Dutton tries to dodge this question by appealing to a “natural category”, “a cluster concept” that consists of 12 loosely associated characteristics like skill, style, criticism, tradition and imaginative experience. He derives these from a study of artefacts and cultural practices across a range of societies, and he uses it to argue that, although society X has no notion of art as we know it, the fact that their ancestor dolls, say, are produced with skill within a particular tradition and are subject to criticism makes them works of art.
I fear that this won’t do. In the first place, the argument seems circular. Art is susceptible to Darwinian explanation if it is a universal cultural phenomenon. It is a universal cultural phenomenon because we have defined it in terms of characteristics that are common across all cultures.
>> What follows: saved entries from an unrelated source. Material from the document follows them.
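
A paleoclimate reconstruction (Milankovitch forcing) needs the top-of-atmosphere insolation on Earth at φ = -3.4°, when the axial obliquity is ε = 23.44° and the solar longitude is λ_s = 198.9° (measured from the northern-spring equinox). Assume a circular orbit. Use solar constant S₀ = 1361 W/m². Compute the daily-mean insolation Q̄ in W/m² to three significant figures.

Q̄ ≈ 434 W/m²

Solar declination: sin δ = sin ε · sin λ_s = sin 23.44° × sin 198.9° = -0.12885, so δ = -7.403°.
cos H₀ = −tan(-3.4°) tan(-7.403°) = -0.0077, H₀ = 1.5785 rad.
Bracket: H₀ sin φ sin δ + cos φ cos δ sin H₀ = 1.5785×-0.05931×-0.12885 + 0.99824×0.99166×0.99997 = 0.012063 + 0.989885 = 1.001948.
Q̄ = (S₀/π) × [bracket] = (1361/π) × 1.001948 = 434.1 W/m².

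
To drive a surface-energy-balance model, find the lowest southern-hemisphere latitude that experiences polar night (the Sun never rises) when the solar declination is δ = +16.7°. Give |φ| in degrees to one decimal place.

Polar night requires cos H₀ = −tan φ tan δ ≥ 1, i.e. tan φ tan δ ≤ −1.
The boundary is |tan φ| · |tan δ| = 1, so |φ| = 90° − |δ| = 90° − 16.7° = 73.3° in the southern hemisphere.

|φ| = 73.3°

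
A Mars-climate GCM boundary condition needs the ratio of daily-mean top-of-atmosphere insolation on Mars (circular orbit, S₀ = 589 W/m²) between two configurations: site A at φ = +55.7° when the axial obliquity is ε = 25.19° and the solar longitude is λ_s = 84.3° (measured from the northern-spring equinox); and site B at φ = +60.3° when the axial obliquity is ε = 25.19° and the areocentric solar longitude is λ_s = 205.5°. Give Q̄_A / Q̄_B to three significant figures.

— Configuration A (φ=+55.7°):
Solar declination: sin δ = sin ε · sin λ_s = sin 25.19° × sin 84.3° = 0.42352, so δ = +25.057°.
cos H₀ = −tan(+55.7°) tan(+25.057°) = -0.6854, H₀ = 2.3259 rad.
Bracket: H₀ sin φ sin δ + cos φ cos δ sin H₀ = 2.3259×0.82610×0.42352 + 0.56353×0.90589×0.72821 = 0.813762 + 0.371748 = 1.185510.
Q̄ = (S₀/π) × [bracket] = (589/π) × 1.185510 = 222.26 W/m².
— Configuration B (φ=+60.3°):
sin δ = sin 25.19° × sin 205.5° = -0.18323, so δ = -10.558°.
cos H₀ = −tan(+60.3°) tan(-10.558°) = 0.3268, H₀ = 1.2379 rad.
Bracket: H₀ sin φ sin δ + cos φ cos δ sin H₀ = 1.2379×0.86863×-0.18323 + 0.49546×0.98307×0.94510 = -0.197023 + 0.460332 = 0.263309.
Q̄ = (S₀/π) × [bracket] = (589/π) × 0.263309 = 49.366 W/m².
Ratio Q̄_A / Q̄_B = 222.26 / 49.366 = 4.502.

Q̄_A / Q̄_B ≈ 4.50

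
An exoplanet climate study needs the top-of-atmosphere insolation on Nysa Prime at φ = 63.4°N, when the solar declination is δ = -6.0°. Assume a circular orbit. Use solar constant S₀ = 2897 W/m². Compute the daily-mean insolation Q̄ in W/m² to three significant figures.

Q̄ ≈ 284 W/m²

cos H₀ = −tan(+63.4°) tan(-6.000°) = 0.2099, H₀ = 1.3593 rad.
Bracket: H₀ sin φ sin δ + cos φ cos δ sin H₀ = 1.3593×0.89415×-0.10453 + 0.44776×0.99452×0.97773 = -0.127048 + 0.435389 = 0.308341.
Q̄ = (S₀/π) × [bracket] = (2897/π) × 0.308341 = 284.3 W/m².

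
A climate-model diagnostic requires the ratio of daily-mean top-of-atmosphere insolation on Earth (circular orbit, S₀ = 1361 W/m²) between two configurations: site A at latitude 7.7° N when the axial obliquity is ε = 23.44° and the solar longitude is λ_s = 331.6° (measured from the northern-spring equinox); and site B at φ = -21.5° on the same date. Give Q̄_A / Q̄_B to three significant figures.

— Configuration A (φ=+7.7°):
Solar declination: sin δ = sin ε · sin λ_s = sin 23.44° × sin 331.6° = -0.18920, so δ = -10.906°.
cos H₀ = −tan(+7.7°) tan(-10.906°) = 0.0261, H₀ = 1.5447 rad.
Bracket: H₀ sin φ sin δ + cos φ cos δ sin H₀ = 1.5447×0.13399×-0.18920 + 0.99098×0.98194×0.99966 = -0.039160 + 0.972752 = 0.933592.
Q̄ = (S₀/π) × [bracket] = (1361/π) × 0.933592 = 404.45 W/m².
— Configuration B (φ=-21.5°):
cos H₀ = −tan(-21.5°) tan(-10.906°) = -0.0759, H₀ = 1.6468 rad.
Bracket: H₀ sin φ sin δ + cos φ cos δ sin H₀ = 1.6468×-0.36650×-0.18920 + 0.93042×0.98194×0.99712 = 0.114192 + 0.910985 = 1.025177.
Q̄ = (S₀/π) × [bracket] = (1361/π) × 1.025177 = 444.13 W/m².
Ratio Q̄_A / Q̄_B = 404.45 / 444.13 = 0.9107.

Q̄_A / Q̄_B ≈ 0.911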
In the second place, I can’t see how we can talk sensibly about art without taking into account the agent’s perspective – what is it like to write a poem and to read one, to paint a picture and to look at one, to compose a tune and to listen to one. From this perspective, it seems to me, art is a modern phenomenon. For most societies other than our own, there is no such thing as an aesthetic experience as we know it. When 15th century Russian peasants looked at an icon of St Andrew, they did not experience it in the way we experience it now.
Thus when Boyd ponders “art’s once intimate alliance with religion”, he is making a distinction that is only possible to the modern mind. If this is so, it seems to me, an evolutionary explanation of art, seductive though it might be to the reductive temperament, is about as enlightening as an evolutionary explanation of computer technology.